Hamilton’s Fusion Pharmaceuticals Inc. is set to start trading Friday on Nasdaq after setting its initial public offering price at US$17 a share amid strong investor demand.
That’s up from a range of US$14 to US$16 set by the company and its underwriters earlier this week.
With the proceeds from selling 12.5 million shares, plus an option for its underwriters to buy another 1.875 million at the issue price, the cancer drug developer could raise as much as US$244-million in gross proceeds from the deal, the company said late Thursday. That’s just shy of the US$253-million raised last week by Montreal’s Repare Therapeutics in what was the largest IPO by a Canadian biotech firm.

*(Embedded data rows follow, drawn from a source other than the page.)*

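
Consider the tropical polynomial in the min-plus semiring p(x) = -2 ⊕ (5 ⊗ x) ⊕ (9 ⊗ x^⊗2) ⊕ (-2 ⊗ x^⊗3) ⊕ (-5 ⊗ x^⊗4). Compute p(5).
p(5) = -2

A tropical monomial a ⊗ x^⊗i evaluates to a + i · x. Evaluating each term at x = 5:
  Term 0 contributes -2 + 0 · 5 = -2
  Term 1 contributes 5 + 1 · 5 = 10
  Term 2 contributes 9 + 2 · 5 = 19
  Term 3 contributes -2 + 3 · 5 = 13
  Term 4 contributes -5 + 4 · 5 = 15
p(5) = ⊕ of these = min[-2, 10, 19, 13, 15] = -2.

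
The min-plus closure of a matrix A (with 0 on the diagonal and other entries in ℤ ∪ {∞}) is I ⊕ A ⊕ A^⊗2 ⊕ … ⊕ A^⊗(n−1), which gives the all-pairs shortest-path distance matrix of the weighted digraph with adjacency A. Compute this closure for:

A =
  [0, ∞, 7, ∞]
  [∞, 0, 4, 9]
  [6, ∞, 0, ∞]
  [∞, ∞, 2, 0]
Closure =
  [0, ∞, 7, ∞]
  [10, 0, 4, 9]
  [6, ∞, 0, ∞]
  [8, ∞, 2, 0]

This is the Floyd-Warshall all-pairs shortest-path computation. For each intermediate vertex k = 0, 1, …, 3, update dist[i][j] ← min(dist[i][j], dist[i][k] + dist[k][j]). The final matrix gives, for each (i, j), the minimum total weight of any directed path from i to j (possibly empty when i = j).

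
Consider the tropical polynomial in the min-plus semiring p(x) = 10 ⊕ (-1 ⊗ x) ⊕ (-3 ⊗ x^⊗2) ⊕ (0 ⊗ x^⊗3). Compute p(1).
p(1) = -1

A tropical monomial a ⊗ x^⊗i evaluates to a + i · x. Evaluating each term at x = 1:
  Term 0 contributes 10 + 0 · 1 = 10
  Term 1 contributes -1 + 1 · 1 = 0
  Term 2 contributes -3 + 2 · 1 = -1
  Term 3 contributes 0 + 3 · 1 = 3
p(1) = ⊕ of these = min[10, 0, -1, 3] = -1.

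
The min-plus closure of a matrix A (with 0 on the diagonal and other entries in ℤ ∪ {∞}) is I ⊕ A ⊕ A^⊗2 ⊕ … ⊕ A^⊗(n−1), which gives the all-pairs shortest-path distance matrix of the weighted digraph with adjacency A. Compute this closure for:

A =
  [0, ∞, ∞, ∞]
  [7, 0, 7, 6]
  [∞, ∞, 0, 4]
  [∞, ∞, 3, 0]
Closure =
  [0, ∞, ∞, ∞]
  [7, 0, 7, 6]
  [∞, ∞, 0, 4]
  [∞, ∞, 3, 0]

This is the Floyd-Warshall all-pairs shortest-path computation. For each intermediate vertex k = 0, 1, …, 3, update dist[i][j] ← min(dist[i][j], dist[i][k] + dist[k][j]). The final matrix gives, for each (i, j), the minimum total weight of any directed path from i to j (possibly empty when i = j).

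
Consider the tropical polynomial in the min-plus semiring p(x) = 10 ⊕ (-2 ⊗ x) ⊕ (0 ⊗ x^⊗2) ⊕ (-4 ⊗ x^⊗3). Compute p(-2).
p(-2) = -10

A tropical monomial a ⊗ x^⊗i evaluates to a + i · x. Evaluating each term at x = -2:
  Term 0 contributes 10 + 0 · -2 = 10
  Term 1 contributes -2 + 1 · -2 = -4
  Term 2 contributes 0 + 2 · -2 = -4
  Term 3 contributes -4 + 3 · -2 = -10
p(-2) = ⊕ of these = min[10, -4, -4, -10] = -10.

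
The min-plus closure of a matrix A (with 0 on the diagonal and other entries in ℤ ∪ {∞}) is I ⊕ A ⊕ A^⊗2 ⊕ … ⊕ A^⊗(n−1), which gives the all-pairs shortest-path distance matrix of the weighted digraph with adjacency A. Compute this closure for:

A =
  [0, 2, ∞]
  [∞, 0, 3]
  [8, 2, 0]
Closure =
  [0, 2, 5]
  [11, 0, 3]
  [8, 2, 0]

This is the Floyd-Warshall all-pairs shortest-path computation. For each intermediate vertex k = 0, 1, …, 2, update dist[i][j] ← min(dist[i][j], dist[i][k] + dist[k][j]). The final matrix gives, for each (i, j), the minimum total weight of any directed path from i to j (possibly empty when i = j).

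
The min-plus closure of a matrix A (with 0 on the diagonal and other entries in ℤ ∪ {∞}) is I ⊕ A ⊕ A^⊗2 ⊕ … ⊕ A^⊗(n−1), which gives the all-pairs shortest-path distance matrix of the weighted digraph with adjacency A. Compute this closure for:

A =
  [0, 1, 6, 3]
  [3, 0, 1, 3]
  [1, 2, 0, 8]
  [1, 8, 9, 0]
Closure =
  [0, 1, 2, 3]
  [2, 0, 1, 3]
  [1, 2, 0, 4]
  [1, 2, 3, 0]

This is the Floyd-Warshall all-pairs shortest-path computation. For each intermediate vertex k = 0, 1, …, 3, update dist[i][j] ← min(dist[i][j], dist[i][k] + dist[k][j]). The final matrix gives, for each (i, j), the minimum total weight of any directed path from i to j (possibly empty when i = j).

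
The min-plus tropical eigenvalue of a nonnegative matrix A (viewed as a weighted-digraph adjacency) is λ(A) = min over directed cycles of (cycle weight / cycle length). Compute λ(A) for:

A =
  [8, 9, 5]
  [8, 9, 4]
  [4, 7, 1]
λ(A) = 1

Enumerate directed cycles and compute their means (weight / length). Sample:
  cycle 0 → 0: weight = 8, length = 1, mean = 8/1 ≈ 8.000
  cycle 1 → 1: weight = 9, length = 1, mean = 9/1 ≈ 9.000
  cycle 2 → 2: weight = 1, length = 1, mean = 1/1 ≈ 1.000
  cycle 0 → 1 → 0: weight = 17, length = 2, mean = 17/2 ≈ 8.500
  cycle 0 → 2 → 0: weight = 9, length = 2, mean = 9/2 ≈ 4.500
  cycle 1 → 0 → 1: weight = 17, length = 2, mean = 17/2 ≈ 8.500
Minimum mean = 1.000, attained e.g. along the cycle 2 → 2 with weight 1 and length 1. So λ(A) = 1/1 = 1.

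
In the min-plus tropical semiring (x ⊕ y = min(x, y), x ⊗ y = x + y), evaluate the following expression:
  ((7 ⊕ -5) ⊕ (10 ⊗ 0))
((7 ⊕ -5) ⊕ (10 ⊗ 0)) = -5

Expand innermost to outermost. Recall ⊕ takes the minimum of its arguments and ⊗ takes their sum. Working out the expression ((7 ⊕ -5) ⊕ (10 ⊗ 0)) gives -5.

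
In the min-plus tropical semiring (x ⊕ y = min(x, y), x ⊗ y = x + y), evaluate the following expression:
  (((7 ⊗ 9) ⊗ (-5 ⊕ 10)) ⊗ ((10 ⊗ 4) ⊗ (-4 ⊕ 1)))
(((7 ⊗ 9) ⊗ (-5 ⊕ 10)) ⊗ ((10 ⊗ 4) ⊗ (-4 ⊕ 1))) = 21

Expand innermost to outermost. Recall ⊕ takes the minimum of its arguments and ⊗ takes their sum. Working out the expression (((7 ⊗ 9) ⊗ (-5 ⊕ 10)) ⊗ ((10 ⊗ 4) ⊗ (-4 ⊕ 1))) gives 21.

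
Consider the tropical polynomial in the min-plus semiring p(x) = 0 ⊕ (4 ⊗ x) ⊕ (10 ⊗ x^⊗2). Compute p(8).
p(8) = 0

A tropical monomial a ⊗ x^⊗i evaluates to a + i · x. Evaluating each term at x = 8:
  Term 0 contributes 0 + 0 · 8 = 0
  Term 1 contributes 4 + 1 · 8 = 12
  Term 2 contributes 10 + 2 · 8 = 26
p(8) = ⊕ of these = min[0, 12, 26] = 0.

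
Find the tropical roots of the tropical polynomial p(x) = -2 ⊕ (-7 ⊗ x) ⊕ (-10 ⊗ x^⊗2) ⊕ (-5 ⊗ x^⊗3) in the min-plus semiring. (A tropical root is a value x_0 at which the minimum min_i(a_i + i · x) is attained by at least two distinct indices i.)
Roots: {-5, 3, 5}

Each tropical root is a break point of the lower envelope of the lines y = a_i + i · x (there are 4 lines, with slopes 0, 1, ..., 3). Only the lines that attain the minimum somewhere contribute to roots; other lines are dominated. Here the surviving (envelope) indices are i = 3, i = 2, i = 1, i = 0.
Intersections between consecutive envelope lines give the roots: for adjacent envelope indices i < j the intersection is x = (a_i − a_j) / (j − i). Reading off the sorted break points: {-5, 3, 5}.
Verification: at each break x_0, at least two indices attain the minimum of min_i(a_i + i · x_0).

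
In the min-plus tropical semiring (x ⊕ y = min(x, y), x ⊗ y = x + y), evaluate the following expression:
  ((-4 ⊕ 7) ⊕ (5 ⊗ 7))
((-4 ⊕ 7) ⊕ (5 ⊗ 7)) = -4

Expand innermost to outermost. Recall ⊕ takes the minimum of its arguments and ⊗ takes their sum. Working out the expression ((-4 ⊕ 7) ⊕ (5 ⊗ 7)) gives -4.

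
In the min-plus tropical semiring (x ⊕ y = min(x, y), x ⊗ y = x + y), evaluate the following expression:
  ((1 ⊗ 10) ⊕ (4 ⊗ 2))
((1 ⊗ 10) ⊕ (4 ⊗ 2)) = 6

Expand innermost to outermost. Recall ⊕ takes the minimum of its arguments and ⊗ takes their sum. Working out the expression ((1 ⊗ 10) ⊕ (4 ⊗ 2)) gives 6.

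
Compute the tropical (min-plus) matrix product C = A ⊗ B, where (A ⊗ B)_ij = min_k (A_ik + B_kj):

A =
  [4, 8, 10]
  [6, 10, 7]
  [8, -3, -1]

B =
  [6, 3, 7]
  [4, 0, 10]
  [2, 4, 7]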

The funding sets Fusion’s market capitalization at more than US$700-million, an amount that could leap if the company’s stock follows the path of numerous other biotech stocks that have gone public on the U.S. exchange this spring and immediately spiked in value – including Repare, whose stock closed more than 50 per cent above its issue price on its first day of trading a week ago.
It also represents a windfall for the Canada Pension Plan Investment Board, which invested US$20-million this year for 2.47 million shares. At the issue price, CPPIB has more than doubled the value of its investment. Other early Canadian investors that stand to benefit include Toronto venture capital firm Genesys Capital and the Fight Against Cancer Innovation Trust, a body mandated to commercialize breakthrough research from the publicly funded Ontario Institute for Cancer Research.
Fusion said Monday it planned to sell 8.35 million shares at US$14 to US$16 apiece, plus an option for its four U.S. underwriters to buy 1.25 million more at the issue price. On Wednesday, it increased the number of shares it planned to sell by about 50 per cent.
This has been a strong quarter for biotechnology IPOs amid heightened investor interest for drug developers seen as immune from the impact of the COVID-19 pandemic, investment bank Renaissance Capital said in a report Wednesday. During the second quarter “nearly every IPO upsized or priced above the midpoint” of their target range and IPOs jumped in price by 39 per cent on average from their issue price, said Renaissance, which tracks IPO activity.
Fusion is one of several “precision oncology” startups that take a new approach to fighting cancer, with more targeted treatments than traditional approaches. Fusion acquires antibodies from other drug companies, then links them to radioactive particles to kill cancer cells.
It is conducting its first human trials for its lead product. Fusion was spun out in 2017 from McMaster University’s Centre for Probe Development and Commercialization, and is led by CPDC founder John Valliant.